The chemo won this round. I could not go on any longer being plugged up, and had tried every remedy possible. My oncologist told me yesterday to go back down to a single dose of the chemo, at least for now, to see if we can de-paralyze my colon. I did finally have total relief last night after another 9 days. I will leave out the details, but suffice it to say, there are many definitions of spousal love. I lost 3 pounds in an hour, and started shaking badly because my electrolytes were totally messed up. But today, I have a flat stomach and back to 111 pounds. I was able to get to the wellness center to lift weights again after being unable to function for a week. The sun is shining, it is 40 degrees and I just took a great walk (we still have grass and no snow....it has been a fairly snowless winter). If our house were not in total chaos right now (the dining room is being reno'd) I would see snippets of normalcy today.

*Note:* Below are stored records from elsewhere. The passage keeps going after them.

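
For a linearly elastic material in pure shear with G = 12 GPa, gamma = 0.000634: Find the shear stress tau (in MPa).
Model: a linearly elastic material in pure shear, so tau = G·gamma.
Convert to SI units:
  G = 12 GPa = 1.2 × 10¹⁰ Pa
Substitute:
  tau = (1.2 × 10¹⁰) × 0.000634
  tau = 7.608 × 10⁶ Pa
Convert: tau = 7.608 × 10⁶ Pa = 7.608 MPa
Final answer: tau = 7.608 MPa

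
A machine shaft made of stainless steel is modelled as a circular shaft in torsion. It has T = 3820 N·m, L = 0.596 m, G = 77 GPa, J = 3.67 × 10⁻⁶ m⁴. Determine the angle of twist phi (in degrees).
Model: a circular shaft in torsion, so phi = (T·L) / (G·J).
Convert to SI units:
  G = 77 GPa = 7.7 × 10¹⁰ Pa
Substitute:
  phi = (3820 × 0.596) / ((7.7 × 10¹⁰) × (3.67 × 10⁻⁶))
  phi = 0.008057 rad
Convert to degrees: phi = 0.008057 × 180/π = 0.4616°
Final answer: phi = 0.4616°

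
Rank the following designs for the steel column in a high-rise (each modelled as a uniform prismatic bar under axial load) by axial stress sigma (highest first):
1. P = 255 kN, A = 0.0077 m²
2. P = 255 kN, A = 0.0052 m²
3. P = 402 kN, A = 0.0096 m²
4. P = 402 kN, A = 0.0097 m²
Model: a uniform prismatic bar under axial load, so sigma = P / A (SI units).
  Case 1: sigma = 255000 / 0.0077 = 3.312 × 10⁷ Pa = 33.12 MPa
  Case 2: sigma = 255000 / 0.0052 = 4.904 × 10⁷ Pa = 49.04 MPa
  Case 3: sigma = 402000 / 0.0096 = 4.188 × 10⁷ Pa = 41.88 MPa
  Case 4: sigma = 402000 / 0.0097 = 4.144 × 10⁷ Pa = 41.44 MPa
Ordering: 49.04 MPa (case 2) > 41.88 MPa (case 3) > 41.44 MPa (case 4) > 33.12 MPa (case 1)
Final answer: 2, 3, 4, 1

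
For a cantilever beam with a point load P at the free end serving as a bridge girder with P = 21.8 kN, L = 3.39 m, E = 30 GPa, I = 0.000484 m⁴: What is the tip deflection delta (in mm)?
Model: a cantilever beam with a point load P at the free end, so delta = (P·L^3) / (3·E·I).
Convert to SI units:
  P = 21.8 kN = 21800 N
  E = 30 GPa = 3 × 10¹⁰ Pa
Substitute:
  delta = (21800 × 3.39^3) / (3 × (3 × 10¹⁰) × 0.000484)
  delta = 0.0195 m
Convert: delta = 0.0195 m = 19.5 mm
Final answer: delta = 19.5 mm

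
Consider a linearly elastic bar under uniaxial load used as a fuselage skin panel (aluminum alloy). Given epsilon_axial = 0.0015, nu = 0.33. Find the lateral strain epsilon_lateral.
Model: a linearly elastic bar under uniaxial load, so epsilon_lateral = -nu·epsilon_axial.
Substitute:
  epsilon_lateral = -(0.33 × 0.0015)
  epsilon_lateral = -0.000495
Final answer: epsilon_lateral = -0.000495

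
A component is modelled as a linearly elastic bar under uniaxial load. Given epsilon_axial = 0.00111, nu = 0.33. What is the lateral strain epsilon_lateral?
Model: a linearly elastic bar under uniaxial load, so epsilon_lateral = -nu·epsilon_axial.
Substitute:
  epsilon_lateral = -(0.33 × 0.00111)
  epsilon_lateral = -0.0003663
Final answer: epsilon_lateral = -0.0003663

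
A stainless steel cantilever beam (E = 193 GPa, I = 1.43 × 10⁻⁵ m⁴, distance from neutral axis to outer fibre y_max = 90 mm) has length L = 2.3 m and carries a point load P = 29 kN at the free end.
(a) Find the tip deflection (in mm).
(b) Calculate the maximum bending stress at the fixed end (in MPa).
(a) Tip deflection of a cantilever with an end point load: δ = P·L^3 / (3·E·I). Convert P = 29 kN = 29000 N, E = 193 GPa = 1.93 × 10¹¹ Pa.
  δ = (29000 × 2.3^3) / (3 × (1.93 × 10¹¹) × (1.43 × 10⁻⁵)) = 0.04262 m = 42.62 mm
(b) Maximum bending moment at the fixed end: M = P·L = 29000 × 2.3 = 66700 N·m. Convert y_max = 90 mm = 0.09 m.
  σ = M·y_max / I = (66700 × 0.09) / (1.43 × 10⁻⁵) = 4.198 × 10⁸ Pa = 419.8 MPa
Final answer: (a) δ = 42.62 mm, (b) σ = 419.8 MPa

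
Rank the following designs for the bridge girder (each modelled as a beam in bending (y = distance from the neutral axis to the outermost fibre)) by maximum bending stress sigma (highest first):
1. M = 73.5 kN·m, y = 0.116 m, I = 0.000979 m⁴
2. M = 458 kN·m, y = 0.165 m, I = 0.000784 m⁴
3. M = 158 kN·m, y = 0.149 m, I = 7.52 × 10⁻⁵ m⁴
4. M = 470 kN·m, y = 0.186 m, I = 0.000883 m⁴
Model: a beam in bending (y = distance from the neutral axis to the outermost fibre), so sigma = (M·y) / I (SI units).
  Case 1: sigma = (73500 × 0.116) / 0.000979 = 8.709 × 10⁶ Pa = 8.709 MPa
  Case 2: sigma = (458000 × 0.165) / 0.000784 = 9.639 × 10⁷ Pa = 96.39 MPa
  Case 3: sigma = (158000 × 0.149) / (7.52 × 10⁻⁵) = 3.131 × 10⁸ Pa = 313.1 MPa
  Case 4: sigma = (470000 × 0.186) / 0.000883 = 9.9 × 10⁷ Pa = 99 MPa
Ordering: 313.1 MPa (case 3) > 99 MPa (case 4) > 96.39 MPa (case 2) > 8.709 MPa (case 1)
Final answer: 3, 4, 2, 1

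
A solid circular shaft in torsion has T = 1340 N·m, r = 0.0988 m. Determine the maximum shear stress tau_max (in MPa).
Model: a solid circular shaft in torsion, so tau_max = (2·T) / (π·r^3).
Substitute:
  tau_max = (2 × 1340) / (π × 0.0988^3)
  tau_max = 884500 Pa
Convert: tau_max = 884500 Pa = 0.8845 MPa
Final answer: tau_max = 0.8845 MPa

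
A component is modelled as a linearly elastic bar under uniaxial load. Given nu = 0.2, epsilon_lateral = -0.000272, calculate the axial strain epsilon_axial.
Model: a linearly elastic bar under uniaxial load, so epsilon_lateral = -nu·epsilon_axial.
Solve for epsilon_axial: epsilon_axial = -epsilon_lateral / nu.
Substitute:
  epsilon_axial = -(-0.000272) / 0.2
  epsilon_axial = 0.00136
Final answer: epsilon_axial = 0.00136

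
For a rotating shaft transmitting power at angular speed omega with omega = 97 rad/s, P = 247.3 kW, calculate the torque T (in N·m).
Model: a rotating shaft transmitting power at angular speed omega, so P = T·omega.
Solve for T: T = P / omega.
Convert to SI units:
  P = 247.3 kW = 247300 W
Substitute:
  T = 247300 / 97
  T = 2549 N·m
Final answer: T = 2549 N·m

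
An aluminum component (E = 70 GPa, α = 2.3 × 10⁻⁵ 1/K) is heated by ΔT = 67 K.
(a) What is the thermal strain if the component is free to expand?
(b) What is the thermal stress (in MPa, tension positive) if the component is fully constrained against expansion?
(a) Free thermal strain ε_th = α·ΔT = (2.3 × 10⁻⁵) × 67 = 0.001541
(b) Fully constrained, the expansion is suppressed, so σ = -E·α·ΔT. Convert E = 70 GPa = 7 × 10¹⁰ Pa.
  σ = -(7 × 10¹⁰) × (2.3 × 10⁻⁵) × 67 = -1.079 × 10⁸ Pa = -107.9 MPa (compressive)
Final answer: (a) ε_th = 0.001541, (b) σ = -107.9 MPa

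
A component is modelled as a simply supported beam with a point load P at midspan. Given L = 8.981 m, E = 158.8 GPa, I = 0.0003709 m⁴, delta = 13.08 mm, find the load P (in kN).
Model: a simply supported beam with a point load P at midspan, so delta = (P·L^3) / (48·E·I).
Solve for P: P = (48·delta·E·I) / L^3.
Convert to SI units:
  E = 158.8 GPa = 1.588 × 10¹¹ Pa
  delta = 13.08 mm = 0.01308 m
Substitute:
  P = (48 × 0.01308 × (1.588 × 10¹¹) × 0.0003709) / 8.981^3
  P = 51050 N
Convert: P = 51050 N = 51.05 kN
Final answer: P = 51.05 kN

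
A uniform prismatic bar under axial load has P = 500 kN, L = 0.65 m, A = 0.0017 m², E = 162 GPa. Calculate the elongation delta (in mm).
Model: a uniform prismatic bar under axial load, so delta = (P·L) / (A·E).
Convert to SI units:
  P = 500 kN = 500000 N
  E = 162 GPa = 1.62 × 10¹¹ Pa
Substitute:
  delta = (500000 × 0.65) / (0.0017 × (1.62 × 10¹¹))
  delta = 0.00118 m
Convert: delta = 0.00118 m = 1.18 mm
Final answer: delta = 1.18 mm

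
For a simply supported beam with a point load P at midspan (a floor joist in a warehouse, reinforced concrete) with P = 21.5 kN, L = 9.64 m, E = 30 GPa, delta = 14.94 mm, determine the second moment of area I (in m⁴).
Model: a simply supported beam with a point load P at midspan, so delta = (P·L^3) / (48·E·I).
Solve for I: I = (P·L^3) / (48·delta·E).
Convert to SI units:
  P = 21.5 kN = 21500 N
  E = 30 GPa = 3 × 10¹⁰ Pa
  delta = 14.94 mm = 0.01494 m
Substitute:
  I = (21500 × 9.64^3) / (48 × 0.01494 × (3 × 10¹⁰))
  I = 0.0008953 m⁴
Final answer: I = 0.0008953 m⁴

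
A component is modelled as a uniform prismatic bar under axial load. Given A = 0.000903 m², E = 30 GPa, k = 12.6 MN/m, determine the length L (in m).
Model: a uniform prismatic bar under axial load, so k = (A·E) / L.
Solve for L: L = (A·E) / k.
Convert to SI units:
  E = 30 GPa = 3 × 10¹⁰ Pa
  k = 12.6 MN/m = 1.26 × 10⁷ N/m
Substitute:
  L = (0.000903 × (3 × 10¹⁰)) / (1.26 × 10⁷)
  L = 2.15 m
Final answer: L = 2.15 m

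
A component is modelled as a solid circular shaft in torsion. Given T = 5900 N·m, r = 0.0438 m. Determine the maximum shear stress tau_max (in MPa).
Model: a solid circular shaft in torsion, so tau_max = (2·T) / (π·r^3).
Substitute:
  tau_max = (2 × 5900) / (π × 0.0438^3)
  tau_max = 4.47 × 10⁷ Pa
Convert: tau_max = 4.47 × 10⁷ Pa = 44.7 MPa
Final answer: tau_max = 44.7 MPa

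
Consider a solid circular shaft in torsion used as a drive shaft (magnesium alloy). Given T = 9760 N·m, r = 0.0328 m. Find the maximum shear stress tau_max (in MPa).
Model: a solid circular shaft in torsion, so tau_max = (2·T) / (π·r^3).
Substitute:
  tau_max = (2 × 9760) / (π × 0.0328^3)
  tau_max = 1.761 × 10⁸ Pa
Convert: tau_max = 1.761 × 10⁸ Pa = 176.1 MPa
Final answer: tau_max = 176.1 MPa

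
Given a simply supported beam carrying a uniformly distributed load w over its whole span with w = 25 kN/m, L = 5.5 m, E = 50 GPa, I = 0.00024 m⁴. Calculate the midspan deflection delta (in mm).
Model: a simply supported beam carrying a uniformly distributed load w over its whole span, so delta = (5·w·L^4) / (384·E·I).
Convert to SI units:
  w = 25 kN/m = 25000 N/m
  E = 50 GPa = 5 × 10¹⁰ Pa
Substitute:
  delta = (5 × 25000 × 5.5^4) / (384 × (5 × 10¹⁰) × 0.00024)
  delta = 0.02482 m
Convert: delta = 0.02482 m = 24.82 mm
Final answer: delta = 24.82 mm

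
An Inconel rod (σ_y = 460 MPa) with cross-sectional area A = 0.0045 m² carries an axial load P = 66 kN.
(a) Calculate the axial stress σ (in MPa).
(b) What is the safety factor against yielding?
(a) Axial stress σ = P/A. Convert P = 66 kN = 66000 N.
  σ = 66000 / 0.0045 = 1.467 × 10⁷ Pa = 14.67 MPa
(b) Safety factor SF = σ_y/σ = 460 / 14.67 = 31.36
Final answer: (a) σ = 14.67 MPa, (b) SF = 31.36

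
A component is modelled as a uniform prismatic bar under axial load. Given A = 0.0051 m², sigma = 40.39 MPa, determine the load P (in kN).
Model: a uniform prismatic bar under axial load, so sigma = P / A.
Solve for P: P = sigma·A.
Convert to SI units:
  sigma = 40.39 MPa = 4.039 × 10⁷ Pa
Substitute:
  P = (4.039 × 10⁷) × 0.0051
  P = 206000 N
Convert: P = 206000 N = 206 kN
Final answer: P = 206 kN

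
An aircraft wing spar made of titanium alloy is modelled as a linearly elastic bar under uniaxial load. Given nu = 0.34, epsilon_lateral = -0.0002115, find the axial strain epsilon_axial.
Model: a linearly elastic bar under uniaxial load, so epsilon_lateral = -nu·epsilon_axial.
Solve for epsilon_axial: epsilon_axial = -epsilon_lateral / nu.
Substitute:
  epsilon_axial = -(-0.0002115) / 0.34
  epsilon_axial = 0.0006221
Final answer: epsilon_axial = 0.0006221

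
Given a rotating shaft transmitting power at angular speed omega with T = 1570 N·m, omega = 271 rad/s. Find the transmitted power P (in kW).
Model: a rotating shaft transmitting power at angular speed omega, so P = T·omega.
Substitute:
  P = 1570 × 271
  P = 425500 W
Convert: P = 425500 W = 425.5 kW
Final answer: P = 425.5 kW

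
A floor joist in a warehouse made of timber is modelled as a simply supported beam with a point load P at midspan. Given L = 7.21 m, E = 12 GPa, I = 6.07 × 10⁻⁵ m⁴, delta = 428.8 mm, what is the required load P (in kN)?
Model: a simply supported beam with a point load P at midspan, so delta = (P·L^3) / (48·E·I).
Solve for P: P = (48·delta·E·I) / L^3.
Convert to SI units:
  E = 12 GPa = 1.2 × 10¹⁰ Pa
  delta = 428.8 mm = 0.4288 m
Substitute:
  P = (48 × 0.4288 × (1.2 × 10¹⁰) × (6.07 × 10⁻⁵)) / 7.21^3
  P = 40000 N
Convert: P = 40000 N = 40 kN
Final answer: P = 40 kN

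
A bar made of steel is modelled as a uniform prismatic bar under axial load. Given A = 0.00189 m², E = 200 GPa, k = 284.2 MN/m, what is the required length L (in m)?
Model: a uniform prismatic bar under axial load, so k = (A·E) / L.
Solve for L: L = (A·E) / k.
Convert to SI units:
  E = 200 GPa = 2 × 10¹¹ Pa
  k = 284.2 MN/m = 2.842 × 10⁸ N/m
Substitute:
  L = (0.00189 × (2 × 10¹¹)) / (2.842 × 10⁸)
  L = 1.33 m
Final answer: L = 1.33 m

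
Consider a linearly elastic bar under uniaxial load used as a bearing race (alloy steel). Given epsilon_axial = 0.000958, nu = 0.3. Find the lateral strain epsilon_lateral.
Model: a linearly elastic bar under uniaxial load, so epsilon_lateral = -nu·epsilon_axial.
Substitute:
  epsilon_lateral = -(0.3 × 0.000958)
  epsilon_lateral = -0.0002874
Final answer: epsilon_lateral = -0.0002874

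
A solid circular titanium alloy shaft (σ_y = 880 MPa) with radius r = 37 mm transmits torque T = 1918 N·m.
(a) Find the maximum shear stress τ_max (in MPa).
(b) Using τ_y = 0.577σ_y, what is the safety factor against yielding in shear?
(a) For a solid circular shaft, τ_max = T·r/J with J = π·r^4/2, i.e. τ_max = 2·T / (π·r^3). Convert r = 37 mm = 0.037 m.
  τ_max = (2 × 1918) / (π × 0.037^3) = 2.411 × 10⁷ Pa = 24.11 MPa
(b) τ_y = 0.577 × 880 = 507.76 MPa
  SF = τ_y/τ_max = 507.76 / 24.11 = 21.06
Final answer: (a) τ_max = 24.11 MPa, (b) SF = 21.06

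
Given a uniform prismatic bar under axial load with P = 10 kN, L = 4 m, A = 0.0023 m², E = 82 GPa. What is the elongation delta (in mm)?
Model: a uniform prismatic bar under axial load, so delta = (P·L) / (A·E).
Convert to SI units:
  P = 10 kN = 10000 N
  E = 82 GPa = 8.2 × 10¹⁰ Pa
Substitute:
  delta = (10000 × 4) / (0.0023 × (8.2 × 10¹⁰))
  delta = 0.0002121 m
Convert: delta = 0.0002121 m = 0.2121 mm
Final answer: delta = 0.2121 mm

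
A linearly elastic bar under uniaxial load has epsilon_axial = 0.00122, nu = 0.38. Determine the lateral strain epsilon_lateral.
Model: a linearly elastic bar under uniaxial load, so epsilon_lateral = -nu·epsilon_axial.
Substitute:
  epsilon_lateral = -(0.38 × 0.00122)
  epsilon_lateral = -0.0004636
Final answer: epsilon_lateral = -0.0004636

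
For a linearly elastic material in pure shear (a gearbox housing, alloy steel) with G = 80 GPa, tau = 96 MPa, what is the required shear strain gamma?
Model: a linearly elastic material in pure shear, so tau = G·gamma.
Solve for gamma: gamma = tau / G.
Convert to SI units:
  G = 80 GPa = 8 × 10¹⁰ Pa
  tau = 96 MPa = 9.6 × 10⁷ Pa
Substitute:
  gamma = (9.6 × 10⁷) / (8 × 10¹⁰)
  gamma = 0.0012
Final answer: gamma = 0.0012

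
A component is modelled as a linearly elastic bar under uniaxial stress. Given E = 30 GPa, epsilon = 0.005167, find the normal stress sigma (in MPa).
Model: a linearly elastic bar under uniaxial stress, so epsilon = sigma / E.
Solve for sigma: sigma = epsilon·E.
Convert to SI units:
  E = 30 GPa = 3 × 10¹⁰ Pa
Substitute:
  sigma = 0.005167 × (3 × 10¹⁰)
  sigma = 1.55 × 10⁸ Pa
Convert: sigma = 1.55 × 10⁸ Pa = 155 MPa
Final answer: sigma = 155 MPa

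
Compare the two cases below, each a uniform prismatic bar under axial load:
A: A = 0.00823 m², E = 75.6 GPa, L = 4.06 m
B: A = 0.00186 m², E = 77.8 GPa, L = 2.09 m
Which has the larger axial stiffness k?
Model: a uniform prismatic bar under axial load, so k = (A·E) / L (SI units).
  A: k = (0.00823 × (7.56 × 10¹⁰)) / 4.06 = 1.532 × 10⁸ N/m = 153.2 MN/m
  B: k = (0.00186 × (7.78 × 10¹⁰)) / 2.09 = 6.924 × 10⁷ N/m = 69.24 MN/m
153.2 MN/m > 69.24 MN/m, so A is larger.
Final answer: A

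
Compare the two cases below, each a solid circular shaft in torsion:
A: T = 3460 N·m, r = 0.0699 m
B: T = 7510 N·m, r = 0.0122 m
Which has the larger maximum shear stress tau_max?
Model: a solid circular shaft in torsion, so tau_max = (2·T) / (π·r^3) (SI units).
  A: tau_max = (2 × 3460) / (π × 0.0699^3) = 6.449 × 10⁶ Pa = 6.449 MPa
  B: tau_max = (2 × 7510) / (π × 0.0122^3) = 2.633 × 10⁹ Pa = 2633 MPa
2633 MPa > 6.449 MPa, so B is larger.
Final answer: B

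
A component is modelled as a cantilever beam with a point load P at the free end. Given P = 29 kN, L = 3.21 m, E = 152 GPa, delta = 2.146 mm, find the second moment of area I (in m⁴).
Model: a cantilever beam with a point load P at the free end, so delta = (P·L^3) / (3·E·I).
Solve for I: I = (P·L^3) / (3·delta·E).
Convert to SI units:
  P = 29 kN = 29000 N
  E = 152 GPa = 1.52 × 10¹¹ Pa
  delta = 2.146 mm = 0.002146 m
Substitute:
  I = (29000 × 3.21^3) / (3 × 0.002146 × (1.52 × 10¹¹))
  I = 0.0009802 m⁴
Final answer: I = 0.0009802 m⁴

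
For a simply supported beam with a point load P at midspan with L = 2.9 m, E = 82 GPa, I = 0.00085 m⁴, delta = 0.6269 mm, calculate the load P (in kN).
Model: a simply supported beam with a point load P at midspan, so delta = (P·L^3) / (48·E·I).
Solve for P: P = (48·delta·E·I) / L^3.
Convert to SI units:
  E = 82 GPa = 8.2 × 10¹⁰ Pa
  delta = 0.6269 mm = 0.0006269 m
Substitute:
  P = (48 × 0.0006269 × (8.2 × 10¹⁰) × 0.00085) / 2.9^3
  P = 86000 N
Convert: P = 86000 N = 86 kN
Final answer: P = 86 kN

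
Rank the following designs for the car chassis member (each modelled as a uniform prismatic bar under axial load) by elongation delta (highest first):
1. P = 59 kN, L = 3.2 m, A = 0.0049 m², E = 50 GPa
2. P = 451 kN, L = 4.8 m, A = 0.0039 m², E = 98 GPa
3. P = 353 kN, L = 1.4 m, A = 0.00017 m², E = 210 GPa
Model: a uniform prismatic bar under axial load, so delta = (P·L) / (A·E) (SI units).
  Case 1: delta = (59000 × 3.2) / (0.0049 × (5 × 10¹⁰)) = 0.0007706 m = 0.7706 mm
  Case 2: delta = (451000 × 4.8) / (0.0039 × (9.8 × 10¹⁰)) = 0.005664 m = 5.664 mm
  Case 3: delta = (353000 × 1.4) / (0.00017 × (2.1 × 10¹¹)) = 0.01384 m = 13.84 mm
Ordering: 13.84 mm (case 3) > 5.664 mm (case 2) > 0.7706 mm (case 1)
Final answer: 3, 2, 1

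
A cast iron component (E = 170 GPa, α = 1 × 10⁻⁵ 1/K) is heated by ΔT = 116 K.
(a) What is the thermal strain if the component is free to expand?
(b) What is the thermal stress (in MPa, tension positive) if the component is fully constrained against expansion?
(a) Free thermal strain ε_th = α·ΔT = (1 × 10⁻⁵) × 116 = 0.00116
(b) Fully constrained, the expansion is suppressed, so σ = -E·α·ΔT. Convert E = 170 GPa = 1.7 × 10¹¹ Pa.
  σ = -(1.7 × 10¹¹) × (1 × 10⁻⁵) × 116 = -1.972 × 10⁸ Pa = -197.2 MPa (compressive)
Final answer: (a) ε_th = 0.00116, (b) σ = -197.2 MPa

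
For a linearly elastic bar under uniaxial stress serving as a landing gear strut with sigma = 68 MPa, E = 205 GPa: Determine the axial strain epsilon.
Model: a linearly elastic bar under uniaxial stress, so epsilon = sigma / E.
Convert to SI units:
  sigma = 68 MPa = 6.8 × 10⁷ Pa
  E = 205 GPa = 2.05 × 10¹¹ Pa
Substitute:
  epsilon = (6.8 × 10⁷) / (2.05 × 10¹¹)
  epsilon = 0.0003317
Final answer: epsilon = 0.0003317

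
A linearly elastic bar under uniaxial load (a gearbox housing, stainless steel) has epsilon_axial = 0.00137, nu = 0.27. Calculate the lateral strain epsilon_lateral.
Model: a linearly elastic bar under uniaxial load, so epsilon_lateral = -nu·epsilon_axial.
Substitute:
  epsilon_lateral = -(0.27 × 0.00137)
  epsilon_lateral = -0.0003699
Final answer: epsilon_lateral = -0.0003699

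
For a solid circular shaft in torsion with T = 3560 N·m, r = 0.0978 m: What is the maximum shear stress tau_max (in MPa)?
Model: a solid circular shaft in torsion, so tau_max = (2·T) / (π·r^3).
Substitute:
  tau_max = (2 × 3560) / (π × 0.0978^3)
  tau_max = 2.423 × 10⁶ Pa
Convert: tau_max = 2.423 × 10⁶ Pa = 2.423 MPa
Final answer: tau_max = 2.423 MPa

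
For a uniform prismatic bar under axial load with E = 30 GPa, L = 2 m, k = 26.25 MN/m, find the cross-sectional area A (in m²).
Model: a uniform prismatic bar under axial load, so k = (A·E) / L.
Solve for A: A = (k·L) / E.
Convert to SI units:
  E = 30 GPa = 3 × 10¹⁰ Pa
  k = 26.25 MN/m = 2.625 × 10⁷ N/m
Substitute:
  A = ((2.625 × 10⁷) × 2) / (3 × 10¹⁰)
  A = 0.00175 m²
Final answer: A = 0.00175 m²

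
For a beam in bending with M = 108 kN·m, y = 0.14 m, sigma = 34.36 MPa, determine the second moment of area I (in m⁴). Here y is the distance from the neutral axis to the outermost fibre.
Model: a beam in bending, so sigma = (M·y) / I.
Solve for I: I = (M·y) / sigma.
Convert to SI units:
  M = 108 kN·m = 108000 N·m
  sigma = 34.36 MPa = 3.436 × 10⁷ Pa
Substitute:
  I = (108000 × 0.14) / (3.436 × 10⁷)
  I = 0.00044 m⁴
Final answer: I = 0.00044 m⁴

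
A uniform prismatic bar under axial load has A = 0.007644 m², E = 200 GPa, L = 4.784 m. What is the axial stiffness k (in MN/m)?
Model: a uniform prismatic bar under axial load, so k = (A·E) / L.
Convert to SI units:
  E = 200 GPa = 2 × 10¹¹ Pa
Substitute:
  k = (0.007644 × (2 × 10¹¹)) / 4.784
  k = 3.196 × 10⁸ N/m
Convert: k = 3.196 × 10⁸ N/m = 319.6 MN/m
Final answer: k = 319.6 MN/m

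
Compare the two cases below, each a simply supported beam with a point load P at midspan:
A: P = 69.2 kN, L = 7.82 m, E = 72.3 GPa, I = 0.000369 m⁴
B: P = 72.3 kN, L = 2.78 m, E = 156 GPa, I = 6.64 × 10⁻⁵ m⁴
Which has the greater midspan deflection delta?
Model: a simply supported beam with a point load P at midspan, so delta = (P·L^3) / (48·E·I) (SI units).
  A: delta = (69200 × 7.82^3) / (48 × (7.23 × 10¹⁰) × 0.000369) = 0.02584 m = 25.84 mm
  B: delta = (72300 × 2.78^3) / (48 × (1.56 × 10¹¹) × (6.64 × 10⁻⁵)) = 0.003124 m = 3.124 mm
25.84 mm > 3.124 mm, so A is larger.
Final answer: A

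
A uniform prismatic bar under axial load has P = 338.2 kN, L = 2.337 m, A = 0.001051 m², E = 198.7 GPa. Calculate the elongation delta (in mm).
Model: a uniform prismatic bar under axial load, so delta = (P·L) / (A·E).
Convert to SI units:
  P = 338.2 kN = 338200 N
  E = 198.7 GPa = 1.987 × 10¹¹ Pa
Substitute:
  delta = (338200 × 2.337) / (0.001051 × (1.987 × 10¹¹))
  delta = 0.003785 m
Convert: delta = 0.003785 m = 3.785 mm
Final answer: delta = 3.785 mm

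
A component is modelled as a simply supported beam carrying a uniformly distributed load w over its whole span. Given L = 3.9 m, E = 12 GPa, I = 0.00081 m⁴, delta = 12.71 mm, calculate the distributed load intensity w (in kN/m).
Model: a simply supported beam carrying a uniformly distributed load w over its whole span, so delta = (5·w·L^4) / (384·E·I).
Solve for w: w = (384·delta·E·I) / (5·L^4).
Convert to SI units:
  E = 12 GPa = 1.2 × 10¹⁰ Pa
  delta = 12.71 mm = 0.01271 m
Substitute:
  w = (384 × 0.01271 × (1.2 × 10¹⁰) × 0.00081) / (5 × 3.9^4)
  w = 41010 N/m
Convert: w = 41010 N/m = 41.01 kN/m
Final answer: w = 41.01 kN/m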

I am well aware that the single doses of chemo, from a pharmacology standpoint, were no longer keeping the cancer cells at bay. But I also have faith that God is still healing, and that He really does not even need chemo at all, so I am accepting this change without much angst. In fact, I may just decide to stay on the single dose, even after my peristalsis is working again. Dick and Sam and I will have to confer about that and make a decision.
I will see an ophthalmologist on Thursday about this vitreous detachment. I think I have a second one in the right eye....the blurry vision is worse. I just need another opinion about whether there is anything at all that could be done about it. If not, another miracle healing to pray for.